Looking through the blog, I found that the explanation of the CSS box model is a little out of date, so I want to update it and correct it.

2 box models

First of all, there are two types of CSS box models: standard box model (W3C standard box model) and weird box model (IE model) :

The term “Quirks box model” is a Local Quirks mode that Internet Explorer uses to display pages from older browsers that are compatible with versions below Internet Explorer 6. Now that most pages have followed the W3C standard, weird patterns are rare, and can be triggered only when very old pages need to be supported using the

tag (see MDN for details). The odd box model we see in blogs is basically using box-sizing to change the default height and width of the box. It is not actually found in MDN or W3C standards.

Not only the content – box, border – box

Another thing THAT I find common in blogs is just content-box and border-box:

Those familiar with box-sizing should know that content-box and border-box are the two values, and that browsers use content-box by default.

But in fact, according to the CSS standard, the box model is defined much more than these two boxes.

Generally speaking, each box has a content Area where images, text, and other elements can be inserted. Outside of the content area, there can be padding, border, and margin areas. These areas are optional (the size can be 0). In particular, margin can be negative.

To illustrate this point, the concept of edge is first introduced. In plain English, a square box has four sides, and a nested box has to separate that side from that side into the “box” we refer to. There are 4 boundaries, which are the 4 different colored squares or boxes shown above. :

  1. content / inner edge
  2. padding edge
  3. border edge
  4. margin / outer edge

Based on these four boundaries, the following four boxes in the box model are generated:

  1. Content-box: The white box in the image abovewidth.heightOr the size of the contents contained.
  2. Padding-box: The red border in the image abovepadding“Or some of the browser’s built-in Settings.
  3. Border-box: The blue border in the image aboveborder“Or some of the browser’s built-in Settings.
  4. Margin-box: the green border in the image abovemargin“Or some of the browser’s built-in Settings.

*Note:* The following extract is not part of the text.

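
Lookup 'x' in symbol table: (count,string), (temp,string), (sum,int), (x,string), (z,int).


Lookup 'x' → type string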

There are also three boxes in SVG with different names that are treated as one of the above:

  1. A fill-box is an area used to fillcontent-boxTo deal with.
  2. Stroke-box: the part of the strokeborder-boxTo deal with.
  3. View-box: The area in which SVG content can be displayed (think of a screenshot like box) asborder-boxTo deal with.

Then you can go on to discuss the definition of padding, margin, etc… I won’t say more here.